In Kenya, the system of biointensive agriculture has been designed over the past thirty years to help smallholders grow the most food on the least land and with the least water. 200,000 Kenyan farmers, feeding over one million people, have now switched to biointensive agriculture, which allows them to use up to 90 per cent less water than in conventional agriculture and 50 to 100 per cent fewer purchased fertilizers, thanks to a set of agroecological practices that provide higher soil organic matter levels, near continuous crop soil coverage, and adequate fertility for root and plant health.
The Sahel region, bordering the Sahara Desert, is renowned for its harsh environment and the threat of desertification.
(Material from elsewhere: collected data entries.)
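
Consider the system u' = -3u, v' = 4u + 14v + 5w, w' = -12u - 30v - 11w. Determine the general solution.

u(t) = c_1e^(-3t), v(t) = -2c_1e^(-3t) - c_2e^(-t) + c_3e^(4t), w(t) = 6c_1e^(-3t) + 3c_2e^(-t) - 2c_3e^(4t)

Coefficient matrix A = [[-3, 0, 0], [4, 14, 5], [-12, -30, -11]].
det(A - λI) = 0 gives eigenvalues λ = -3, -1, 4.
For λ=-3: eigenvector (1,-2,6).
For λ=-1: eigenvector (0,-1,3).
For λ=4: eigenvector (0,1,-2).
General solution: c_1e^(-3t)(1,-2,6) + c_2e^(-t)(0,-1,3) + c_3e^(4t)(0,1,-2).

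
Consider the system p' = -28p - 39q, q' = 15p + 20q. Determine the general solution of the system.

p(t) = 3c_1e^(-4t)sin(3t) - 2c_1e^(-4t)cos(3t) - 2c_2e^(-4t)sin(3t) - 3c_2e^(-4t)cos(3t), q(t) = -2c_1e^(-4t)sin(3t) + c_1e^(-4t)cos(3t) + c_2e^(-4t)sin(3t) + 2c_2e^(-4t)cos(3t)

Coefficient matrix A = [[-28, -39], [15, 20]].
Characteristic polynomial det(A - λI) = λ^2 + 8λ + 25 = 0.
Eigenvalues λ = -4 ± 3i (complex conjugate pair).
For λ=-4+3i: an eigenvector is (-2,1) - i(3,-2) = (-2 - 3i, 1 + 2i).
A real fundamental pair from Re and Im of e^((-4+3i)t)v: X_1 = e^(-4t)(cos(3t)·(-2,1) + sin(3t)·(3,-2)), X_2 = e^(-4t)(sin(3t)·(-2,1) - cos(3t)·(3,-2)).
General solution: c_1X_1 + c_2X_2.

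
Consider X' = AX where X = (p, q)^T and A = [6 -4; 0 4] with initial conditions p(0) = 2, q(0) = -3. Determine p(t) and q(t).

p(t) = 8e^(6t) - 6e^(4t), q(t) = -3e^(4t)

Coefficient matrix A = [[6, -4], [0, 4]].
Characteristic polynomial det(A - λI) = λ^2 - 10λ + 24 = 0.
Eigenvalues λ = 4, 6.
For λ=4: (A-λI) row 1 is [2, -4], so an eigenvector is (-2, -1).
For λ=6: (A-λI) row 1 is [0, -4], so an eigenvector is (1, 0).
General solution: C_1e^(4t)(-2,-1) + C_2e^(6t)(1,0).
Applying p(0)=2, q(0)=-3 gives C_1=3, C_2=8.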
What is less known is the tremendous success of the actions undertaken to curb desert encroachment, restore lands, and farmers’ livelihoods.
Started in the 1980s, the Keita Rural Development Project in Niger took some twenty years to restore ecological balance and drastically improve the agrarian economy of the area. During the period, 18 million trees were planted, the surface under woodlands increased by 300 per cent, whereas shrubby steppes and sand dunes decreased by 30 per cent. In the meantime, agricultural land was expanded by about 80 per cent.
All over the region, a multitude of projects have used agroecological solutions to restore degraded land and spare scarce water resources while at the same time increasing food production, and improving farmers’ livelihoods and resilience. In Timbuktu, Mali, the System of Rice Intensification (SRI) has reached impressive results, with yields of 9 tons of rice per hectare, more than double of conventional methods, while saving water and other inputs. In Burkina Faso, soil and water conservation techniques, including a modernized version of traditional planting pitszai have been highly successful to rehabilitate degraded soils and boost food production and incomes.